Without doubt, knowledge is the foundation of all civilizations. Reading is an integral part of the civilization process, because it is the medium through which knowledge is imparted. Civilization entails not only being able to read and write, but also adopting values that promotes a better understanding of self and forging good relations with fellow human beings. Reading allows individuals to re-examine their own principles and values by interacting with the ideas and narratives recorded in books. At the same time, reading has a psychologically motivating and calming effect under situations of stress, boredom and depression. For instance, reading novels and other literary texts connects the individual to a world different from their own, thereby helping them to escape the harsh realities of their present situations. In this regard, it is arguable to contend that reading not only empowers, but also possesses curative powers for the mind.

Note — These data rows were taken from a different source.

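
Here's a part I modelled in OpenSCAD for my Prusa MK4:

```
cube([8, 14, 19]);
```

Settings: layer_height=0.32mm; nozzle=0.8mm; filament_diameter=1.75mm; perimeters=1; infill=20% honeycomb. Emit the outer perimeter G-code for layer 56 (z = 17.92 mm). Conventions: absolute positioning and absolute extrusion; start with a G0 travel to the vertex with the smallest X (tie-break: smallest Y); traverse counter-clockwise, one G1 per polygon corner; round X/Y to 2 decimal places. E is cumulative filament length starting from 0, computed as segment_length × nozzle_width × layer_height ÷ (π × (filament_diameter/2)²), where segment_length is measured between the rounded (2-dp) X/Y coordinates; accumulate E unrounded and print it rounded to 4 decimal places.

G0 X0.00 Y0.00 Z17.92
G1 X8.00 Y0.00 E0.8515
G1 X8.00 Y14.00 E2.3415
G1 X0.00 Y14.00 E3.1930
G1 X0.00 Y0.00 E4.6830

At z = 17.92 mm: the cube is present — its section is the full 8×14 rectangle. The outline is a single polygon with 4 vertices. Extrusion per mm of travel: 0.8 × 0.32 / (π × 0.875²) = 0.106432. Accumulating E over each segment gives final E = 4.6830.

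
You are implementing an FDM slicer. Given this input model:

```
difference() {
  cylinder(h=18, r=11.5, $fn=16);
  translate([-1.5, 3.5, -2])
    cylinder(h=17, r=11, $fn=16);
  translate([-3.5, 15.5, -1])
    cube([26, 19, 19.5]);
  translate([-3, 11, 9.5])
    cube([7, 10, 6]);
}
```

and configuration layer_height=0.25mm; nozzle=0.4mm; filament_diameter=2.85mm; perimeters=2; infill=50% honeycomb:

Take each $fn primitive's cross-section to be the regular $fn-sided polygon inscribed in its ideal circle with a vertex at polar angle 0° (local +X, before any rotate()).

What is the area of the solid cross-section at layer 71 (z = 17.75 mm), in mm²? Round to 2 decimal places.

At z = 17.75 mm: the r=11.5 cylinder gives a regular 16-gon of circumradius 11.5 (constant along its height) (area = (16/2)·11.500²·sin(360°/16) = 404.88 mm²); the cylinder at (-1.5, 3.5) does not reach this height (z outside [-2, 15]); the 26×19 cube at (-3.5, 15.5) contributes its full rectangle (area 494.00 mm²); the cube at (-3, 11) is absent (z outside [9.5, 15.5]); Taking the first minus the rest: starting from the r=11.5 cylinder (404.88 mm²), the 26×19 cube at (-3.5, 15.5) misses the remaining region (no effect) — area = 404.88 mm². Overall, the cross-section is a single solid region. Net area = 404.88 mm².

404.88 mm²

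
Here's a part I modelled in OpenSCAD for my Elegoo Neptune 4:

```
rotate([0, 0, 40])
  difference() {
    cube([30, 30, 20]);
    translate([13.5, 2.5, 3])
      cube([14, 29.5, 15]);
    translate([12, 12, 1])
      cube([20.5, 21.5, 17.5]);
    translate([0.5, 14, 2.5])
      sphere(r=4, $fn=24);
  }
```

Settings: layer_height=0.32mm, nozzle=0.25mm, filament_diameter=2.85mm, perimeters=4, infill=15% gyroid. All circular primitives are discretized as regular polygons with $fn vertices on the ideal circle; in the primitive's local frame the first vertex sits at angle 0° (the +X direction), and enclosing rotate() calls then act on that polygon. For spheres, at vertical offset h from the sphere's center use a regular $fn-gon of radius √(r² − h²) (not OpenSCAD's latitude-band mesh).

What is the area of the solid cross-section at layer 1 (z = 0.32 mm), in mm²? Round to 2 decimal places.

At z = 0.32 mm: the cube (footprint 30×30) is included at this height (area 900.00 mm²); the cube at (13.5, 2.5) is absent (z outside [3, 18]); the cube at (12, 12) is absent (z outside [1, 18.5]); the r=4 sphere at (0.5, 14) slices to a regular 24-gon of circumradius 3.354 (√(r²−h²) with h=2.18 from center) (area = (24/2)·3.354²·sin(360°/24) = 34.93 mm²); After the difference (first − rest): starting from the 30×30 cube (900.00 mm²), the r=4 sphere at (0.5, 14) partially overlaps it — only the 20.79 mm² overlap (of its 34.93 mm²) is removed, clipping the outline — area = 879.21 mm²; (rotated 40° about Z; rotation is an isometry so areas/perimeters/island counts are preserved). Overall, the cross-section is a single solid region. Net area = 879.21 mm².

879.21 mm²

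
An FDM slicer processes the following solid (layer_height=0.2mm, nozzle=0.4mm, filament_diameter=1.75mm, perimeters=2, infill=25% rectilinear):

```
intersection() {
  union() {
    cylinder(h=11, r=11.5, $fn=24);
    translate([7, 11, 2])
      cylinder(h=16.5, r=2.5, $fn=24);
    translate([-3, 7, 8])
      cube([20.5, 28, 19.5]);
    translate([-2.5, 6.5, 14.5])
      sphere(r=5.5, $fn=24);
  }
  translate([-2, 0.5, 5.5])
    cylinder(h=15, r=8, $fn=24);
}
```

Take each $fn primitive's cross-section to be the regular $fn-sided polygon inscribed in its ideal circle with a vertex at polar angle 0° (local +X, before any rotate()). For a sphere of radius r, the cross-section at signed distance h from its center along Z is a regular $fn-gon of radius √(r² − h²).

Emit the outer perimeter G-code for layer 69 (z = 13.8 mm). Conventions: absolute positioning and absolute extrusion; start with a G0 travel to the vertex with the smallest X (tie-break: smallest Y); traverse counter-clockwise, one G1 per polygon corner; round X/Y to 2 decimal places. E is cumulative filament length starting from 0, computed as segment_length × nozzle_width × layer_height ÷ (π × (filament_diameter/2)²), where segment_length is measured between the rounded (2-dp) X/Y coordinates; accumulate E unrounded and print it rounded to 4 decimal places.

At z = 13.8 mm: the cylinder does not reach this height (z outside [0, 11]); the r=2.5 cylinder at (7, 11) gives a regular 24-gon of circumradius 2.5 (constant along its height); the cube at (-3, 7) is present — its section is the full 20.5×28 rectangle; the r=5.5 sphere at (-2.5, 6.5) slices to a regular 24-gon of circumradius 5.455 (√(r²−h²) with h=0.7 from center); Merging all regions: the regions partially overlap (shared area 42.27 mm²), so overlapping operands fuse into one piece — 1 connected region; the r=8 cylinder at (-2, 0.5) contributes a regular 24-gon of circumradius 8; Taking the intersection: the r=8 cylinder at (-2, 0.5) partially overlaps that combined region; clipping to the common part keeps 59.94 mm² — 1 connected region. The outline is a single polygon with 20 vertices. Extrusion per mm of travel: 0.4 × 0.2 / (π × 0.875²) = 0.033260. Accumulating E over each segment gives final E = 0.9529.

G0 X-7.87 Y5.88 Z13.80
G1 X-7.77 Y5.09 E0.0265
G1 X-7.22 Y3.77 E0.0740
G1 X-6.36 Y2.64 E0.1213
G1 X-5.23 Y1.78 E0.1685
G1 X-3.91 Y1.23 E0.2161
G1 X-2.50 Y1.04 E0.2634
G1 X-1.09 Y1.23 E0.3107
G1 X0.23 Y1.78 E0.3583
G1 X1.36 Y2.64 E0.4055
G1 X2.22 Y3.77 E0.4527
G1 X2.77 Y5.09 E0.5003
G1 X2.96 Y6.50 E0.5476
G1 X2.93 Y6.72 E0.5550
G1 X2.00 Y7.43 E0.5939
G1 X0.07 Y8.23 E0.6634
G1 X-2.00 Y8.50 E0.7328
G1 X-4.07 Y8.23 E0.8023
G1 X-6.00 Y7.43 E0.8718
G1 X-7.66 Y6.16 E0.9413
G1 X-7.87 Y5.88 E0.9529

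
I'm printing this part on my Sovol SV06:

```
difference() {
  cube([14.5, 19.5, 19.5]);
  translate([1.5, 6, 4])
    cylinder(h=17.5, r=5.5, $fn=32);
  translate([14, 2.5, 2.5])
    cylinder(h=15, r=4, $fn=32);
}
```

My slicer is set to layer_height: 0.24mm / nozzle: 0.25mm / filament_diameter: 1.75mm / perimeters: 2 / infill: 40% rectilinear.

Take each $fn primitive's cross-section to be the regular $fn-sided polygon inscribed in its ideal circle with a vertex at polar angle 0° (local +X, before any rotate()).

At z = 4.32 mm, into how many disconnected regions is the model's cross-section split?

At z = 4.32 mm: the 14.5×19.5 cube contributes its full rectangle; the cylinder at (1.5, 6): section is a regular 32-gon, circumradius r=5.5; the r=4 cylinder at (14, 2.5) contributes a regular 32-gon of circumradius 4; Subtracting the remaining from the first: starting from the 14.5×19.5 cube, the r=5.5 cylinder at (1.5, 6) partially overlaps it — only the 63.45 mm² overlap (of its 94.42 mm²) is removed, clipping the outline; the r=4 cylinder at (14, 2.5) partially overlaps it — only the 24.99 mm² overlap (of its 49.94 mm²) is removed, clipping the outline — 1 connected region. The result has 1 disconnected region.

1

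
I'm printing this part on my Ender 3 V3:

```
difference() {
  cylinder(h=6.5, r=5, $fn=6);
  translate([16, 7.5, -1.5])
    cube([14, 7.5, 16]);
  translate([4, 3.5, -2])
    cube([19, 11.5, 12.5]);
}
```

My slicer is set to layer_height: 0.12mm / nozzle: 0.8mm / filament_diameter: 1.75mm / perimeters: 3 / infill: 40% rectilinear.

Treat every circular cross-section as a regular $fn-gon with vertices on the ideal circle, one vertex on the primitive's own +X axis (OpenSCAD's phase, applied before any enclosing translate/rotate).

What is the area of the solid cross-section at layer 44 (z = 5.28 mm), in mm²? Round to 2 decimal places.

At z = 5.28 mm: the r=5 cylinder gives a regular 6-gon of circumradius 5 (constant along its height) (area = (6/2)·5.000²·sin(360°/6) = 64.95 mm²); the cube at (16, 7.5) is present — its section is the full 14×7.5 rectangle (area 105.00 mm²); the 19×11.5 cube at (4, 3.5) contributes its full rectangle (area 218.50 mm²); After the difference (first − rest): starting from the r=5 cylinder (64.95 mm²), the 14×7.5 cube at (16, 7.5) misses the remaining region (no effect); the 19×11.5 cube at (4, 3.5) misses the remaining region (no effect) — area = 64.95 mm². Overall, the cross-section is a single solid region. Net area = 64.95 mm².

64.95 mm²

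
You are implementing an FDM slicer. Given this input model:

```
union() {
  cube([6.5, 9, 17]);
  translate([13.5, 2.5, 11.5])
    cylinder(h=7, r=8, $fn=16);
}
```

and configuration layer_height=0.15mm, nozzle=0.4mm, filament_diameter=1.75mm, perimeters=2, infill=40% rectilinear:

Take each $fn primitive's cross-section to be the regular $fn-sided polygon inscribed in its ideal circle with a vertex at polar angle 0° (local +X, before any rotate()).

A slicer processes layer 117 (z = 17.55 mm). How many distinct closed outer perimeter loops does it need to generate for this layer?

At z = 17.55 mm: the cube does not reach this height (z outside [0, 17]); the r=8 cylinder at (13.5, 2.5) contributes a regular 16-gon of circumradius 8; Taking the union: only the r=8 cylinder at (13.5, 2.5) is present, so the union is just that shape — 1 connected region. The result has 1 disconnected region.

1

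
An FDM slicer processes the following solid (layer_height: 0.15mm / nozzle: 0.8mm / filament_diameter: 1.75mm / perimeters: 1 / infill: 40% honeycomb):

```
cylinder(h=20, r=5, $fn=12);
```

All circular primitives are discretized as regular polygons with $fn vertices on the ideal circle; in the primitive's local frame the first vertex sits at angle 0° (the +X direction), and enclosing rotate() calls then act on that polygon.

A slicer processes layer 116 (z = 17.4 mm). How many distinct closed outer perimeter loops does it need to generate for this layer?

1

At z = 17.4 mm: the r=5 cylinder gives a regular 12-gon of circumradius 5 (constant along its height). The result has 1 disconnected region.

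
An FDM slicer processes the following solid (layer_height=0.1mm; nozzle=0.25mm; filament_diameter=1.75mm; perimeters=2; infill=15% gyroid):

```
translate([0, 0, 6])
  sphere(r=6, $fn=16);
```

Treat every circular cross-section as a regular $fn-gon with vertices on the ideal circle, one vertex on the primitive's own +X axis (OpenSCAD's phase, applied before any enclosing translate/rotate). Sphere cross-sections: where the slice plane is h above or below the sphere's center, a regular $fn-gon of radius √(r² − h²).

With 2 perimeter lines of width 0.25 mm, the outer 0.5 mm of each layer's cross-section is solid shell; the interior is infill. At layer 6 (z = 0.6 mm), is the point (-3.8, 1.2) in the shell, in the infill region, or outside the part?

At z = 0.6 mm: the sphere: section is a regular 16-gon, circumradius = √(r²−h²) = √(6²−5.4²) = 2.615. Overall, the cross-section is a single solid region. The nearest boundary edge runs (-2.42, 1.00)→(-2.62, 0.00); distance from the point to it = 1.40 mm. The point is not inside any of the regions above, so it lies outside the cross-section (1.40 mm from the nearest boundary).

outside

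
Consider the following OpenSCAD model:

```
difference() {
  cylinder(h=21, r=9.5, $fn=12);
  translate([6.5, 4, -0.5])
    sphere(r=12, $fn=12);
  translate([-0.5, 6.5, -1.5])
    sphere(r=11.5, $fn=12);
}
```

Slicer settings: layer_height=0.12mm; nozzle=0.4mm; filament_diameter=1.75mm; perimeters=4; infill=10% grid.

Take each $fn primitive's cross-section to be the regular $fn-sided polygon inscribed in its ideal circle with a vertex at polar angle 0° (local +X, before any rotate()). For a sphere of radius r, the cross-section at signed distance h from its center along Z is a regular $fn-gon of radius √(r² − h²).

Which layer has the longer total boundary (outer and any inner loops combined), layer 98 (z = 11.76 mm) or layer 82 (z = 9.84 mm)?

layer 82 (z = 9.84 mm)

Layer 98 (z = 11.76): the r=9.5 cylinder gives a regular 12-gon of circumradius 9.5 (constant along its height) (perimeter = 2·12·9.500·sin(180°/12) = 59.01 mm); the sphere at (6.5, 4) is absent (|z−center|=12.260 > r=12); the sphere at (-0.5, 6.5) is absent (|z−center|=13.260 > r=11.5); Taking the first minus the rest: none of the subtracted shapes is present at this height, so the r=9.5 cylinder is unchanged — boundary = 59.01 mm. So its perimeter = 59.01 mm. Layer 82 (z = 9.84): the r=9.5 cylinder contributes a regular 12-gon of circumradius 9.5 (perimeter = 2·12·9.500·sin(180°/12) = 59.01 mm); the r=12 sphere at (6.5, 4) contributes a regular 12-gon of circumradius √(12²−10.34²) = 6.090 (perimeter = 2·12·6.090·sin(180°/12) = 37.83 mm); the sphere at (-0.5, 6.5): section is a regular 12-gon, circumradius = √(r²−h²) = √(11.5²−11.34²) = 1.912 (perimeter = 2·12·1.912·sin(180°/12) = 11.87 mm); Subtracting the remaining from the first: starting from the r=9.5 cylinder, the r=12 sphere at (6.5, 4) partially overlaps it — only the 67.24 mm² overlap (of its 111.25 mm²) is removed, clipping the outline; the r=11.5 sphere at (-0.5, 6.5) partially overlaps it — only the 10.47 mm² overlap (of its 10.96 mm²) is removed, clipping the outline — boundary = 71.11 mm. So its perimeter = 71.11 mm. Layer 82 is larger (71.11 vs 59.01 mm).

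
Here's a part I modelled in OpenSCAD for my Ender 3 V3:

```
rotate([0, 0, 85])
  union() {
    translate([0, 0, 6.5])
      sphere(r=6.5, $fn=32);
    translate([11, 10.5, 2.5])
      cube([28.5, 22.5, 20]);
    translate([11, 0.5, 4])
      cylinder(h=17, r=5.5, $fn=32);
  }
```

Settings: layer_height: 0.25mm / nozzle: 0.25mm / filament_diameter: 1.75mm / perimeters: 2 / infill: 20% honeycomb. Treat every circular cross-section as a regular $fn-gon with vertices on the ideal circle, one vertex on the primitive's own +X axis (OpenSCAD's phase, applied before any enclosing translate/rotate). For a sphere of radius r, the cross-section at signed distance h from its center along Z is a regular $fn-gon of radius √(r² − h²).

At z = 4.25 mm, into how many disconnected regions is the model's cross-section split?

At z = 4.25 mm: the r=6.5 sphere slices to a regular 32-gon of circumradius 6.098 (√(r²−h²) with h=2.25 from center); the cube at (11, 10.5) is present — its section is the full 28.5×22.5 rectangle; the r=5.5 cylinder at (11, 0.5) contributes a regular 32-gon of circumradius 5.5; Merging all regions: the regions partially overlap (shared area 1.29 mm²), so overlapping operands fuse into one piece — 2 connected regions; (rotated 85° about Z; rotation is an isometry so areas/perimeters/island counts are preserved). The result has 2 disconnected regions.

2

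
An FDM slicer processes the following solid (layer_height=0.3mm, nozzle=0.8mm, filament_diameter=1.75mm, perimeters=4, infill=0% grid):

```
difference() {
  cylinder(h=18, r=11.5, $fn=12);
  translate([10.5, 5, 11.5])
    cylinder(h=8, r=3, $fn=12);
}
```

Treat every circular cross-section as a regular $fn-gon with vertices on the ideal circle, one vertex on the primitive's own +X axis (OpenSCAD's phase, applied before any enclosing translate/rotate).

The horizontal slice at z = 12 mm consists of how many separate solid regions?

1

At z = 12 mm: the r=11.5 cylinder gives a regular 12-gon of circumradius 11.5 (constant along its height); the cylinder at (10.5, 5): section is a regular 12-gon, circumradius r=3; Taking the first minus the rest: starting from the r=11.5 cylinder, the r=3 cylinder at (10.5, 5) partially overlaps it — only the 10.52 mm² overlap (of its 27.00 mm²) is removed, clipping the outline — 1 connected region. The result has 1 disconnected region.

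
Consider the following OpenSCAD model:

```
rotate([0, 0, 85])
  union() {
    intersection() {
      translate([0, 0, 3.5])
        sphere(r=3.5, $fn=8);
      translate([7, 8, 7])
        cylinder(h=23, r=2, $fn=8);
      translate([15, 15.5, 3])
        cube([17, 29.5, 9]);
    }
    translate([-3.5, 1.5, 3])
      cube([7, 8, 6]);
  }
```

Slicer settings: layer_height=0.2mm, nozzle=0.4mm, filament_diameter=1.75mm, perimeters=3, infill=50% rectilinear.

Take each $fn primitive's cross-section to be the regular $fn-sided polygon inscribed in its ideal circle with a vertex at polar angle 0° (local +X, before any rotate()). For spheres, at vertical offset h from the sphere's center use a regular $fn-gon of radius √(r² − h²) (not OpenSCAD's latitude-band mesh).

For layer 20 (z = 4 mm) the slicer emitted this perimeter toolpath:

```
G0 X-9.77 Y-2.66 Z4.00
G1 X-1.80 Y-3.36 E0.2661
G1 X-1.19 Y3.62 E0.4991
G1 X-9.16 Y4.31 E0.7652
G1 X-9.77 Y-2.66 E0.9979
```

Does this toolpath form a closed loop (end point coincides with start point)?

Start point (G0): (-9.77, -2.66). End point (last G1): the path returns to the start — closed.

yes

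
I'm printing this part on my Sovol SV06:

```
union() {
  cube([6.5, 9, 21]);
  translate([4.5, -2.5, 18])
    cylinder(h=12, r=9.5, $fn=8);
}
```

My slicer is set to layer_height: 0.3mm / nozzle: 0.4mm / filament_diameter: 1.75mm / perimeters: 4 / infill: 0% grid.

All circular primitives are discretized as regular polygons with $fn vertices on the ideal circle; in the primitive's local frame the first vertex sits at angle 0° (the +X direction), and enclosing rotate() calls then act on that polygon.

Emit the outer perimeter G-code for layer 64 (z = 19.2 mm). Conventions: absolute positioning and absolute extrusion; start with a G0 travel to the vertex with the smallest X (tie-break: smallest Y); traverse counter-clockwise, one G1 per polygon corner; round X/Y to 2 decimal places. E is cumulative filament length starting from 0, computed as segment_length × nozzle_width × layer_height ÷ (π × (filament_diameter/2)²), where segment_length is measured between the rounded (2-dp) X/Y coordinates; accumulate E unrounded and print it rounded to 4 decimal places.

At z = 19.2 mm: the 6.5×9 cube contributes its full rectangle; the r=9.5 cylinder at (4.5, -2.5) gives a regular 8-gon of circumradius 9.5 (constant along its height); Merging all regions: the regions partially overlap (shared area 40.48 mm²), so overlapping operands fuse into one piece — 1 connected region. The outline is a single polygon with 11 vertices. Extrusion per mm of travel: 0.4 × 0.3 / (π × 0.875²) = 0.049890. Accumulating E over each segment gives final E = 3.2096.

G0 X-5.00 Y-2.50 Z19.20
G1 X-2.22 Y-9.22 E0.3628
G1 X4.50 Y-12.00 E0.7256
G1 X11.22 Y-9.22 E1.0885
G1 X14.00 Y-2.50 E1.4513
G1 X11.22 Y4.22 E1.8141
G1 X6.50 Y6.17 E2.0689
G1 X6.50 Y9.00 E2.2101
G1 X0.00 Y9.00 E2.5344
G1 X0.00 Y5.14 E2.7269
G1 X-2.22 Y4.22 E2.8468
G1 X-5.00 Y-2.50 E3.2096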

In his book, The Dark Night of the Soul, Richard E. Miller uses the example of a shooting tragedy to illustrate the dangers of ignoring the values of reading and writing in favor of more visually interactive technologies. Miller advocates for a return to the simplicity of reading novels as they offer opportunities for deeper human interactions as opposed to video games, because books cannot draw you into a visual and imaginary fantasy land as video games do. He proposes a future of schooling where teachers and lecturers would train students to be critical thinkers, writers, readers and activists with a greater appreciation of the written word. He argues that “If there is to be lasting hope in the future of higher education, that hope can only be generated by confronting our desolate world and it’s threatening, urgent realities” (Miller 27). Confronting the world’s threatening realities should involve promoting a reading culture geared toward the realization of interracial and intercultural harmony and self-appreciation.
In Reading Lolita in Tehran: A Memoir in Books, Azar Nafisi observes that reading is a magic that can transport us into “worlds and times” that we will never reach in our real world (Nafisi 5). She narrates the story of young Iranian girls who dreamed of a better world beyond their restrictive Muslim culture, which they experienced through reading. Reading also conditions the mind positively by instilling positive attitudes and perceptions, which in turn help the individual to attain psychological stability (Thondup 25). In this regard, reading allows individuals to understand who they are, their culture, and how to relate with others. Achieving this goal will be a cure to the many problems that ail the world today such as illiteracy, poverty and wars. It will also heal the individual from the negative effects of poor self-esteem as a result of perceiving one’s culture/race as inferior to others. In addition, reading allows individuals to confront life’s challenges by adopting a positive attitude towards life.
The thought that reading could possibly make us emotionally and physically stronger began as far back as Plato’s time, who was the classical Greek philosopher. A clinical psychologist, Marcus Mottley, quotes Plato in his rationale for using reading/ literature to heal patients, saying that “poets gave us the arts not for mindless pleasure, but as an aid to bring our soul circuit, when it has got out of tune, into order and harmony with itself.” He further adds that “the Greeks got this right long ago, evidenced by the fact that Apollo was the god of both poetry and healing” (Mottley). In this regard, reading has a spiritual value since it connects the reader to the metaphysical world. Thus, it transforms the reader both emotionally and spiritually by arousing his/her emotional senses positively.
Bibliotherapy, as this has now come to be known, has been gaining popularity in the rehabilitation of patients with physical, emotional and/or mental issues. Patients suffering from psychological disorders such as former soldiers who have been affected by traumas experienced in battle fields as well as depressed/emotionally unstable patients have found solace in writing or reading. Reading allows them to interact with others and intellectually process and find closure for the traumatic events in their lives. Reading imparts power to confront seemingly insurmountable challenges. As Norman Brown counsels, “We should read for power…..the book should be a ball of light in one’s hand” (Brown 6). In addition, reading is not limited to self-help books alone; fiction, poetry and plays have been found to be just as effective, if not more effective, at individual and collective healing. When one reads a piece of work, which may speak to this person’s/group’s emotional condition, they immediately feel a connection with another who feels in this way and it has been shown to have great effects in treating individuals with depression, grief, divorce/separation and loneliness. Many self-help groups like Alcoholics Anonymous incorporate bibliotherapy into their course of treatment. As Mottley writes, Bibliotherapy gives the individual an opportunity to:
- Relate to the main character in the work and their situation
- Find an emotional connection that reveals their feelings
- Realize that their problem has a solution, and process those solutions
- Develop positive outlooks and optimism in their lives (Mottley).
In conclusion, reading is a powerful means for self-understanding and understanding others better. Reading novels, for instance, allows the reader to re-examine society’s values and how social pressures affect individuals from different cultural backgrounds. In turn, the reader gains a better understanding of society and how to fit in it. The curative effect of this understanding is that it enables individuals to reconcile their life expectations and ambitions with societal values, thereby helping create harmony in society.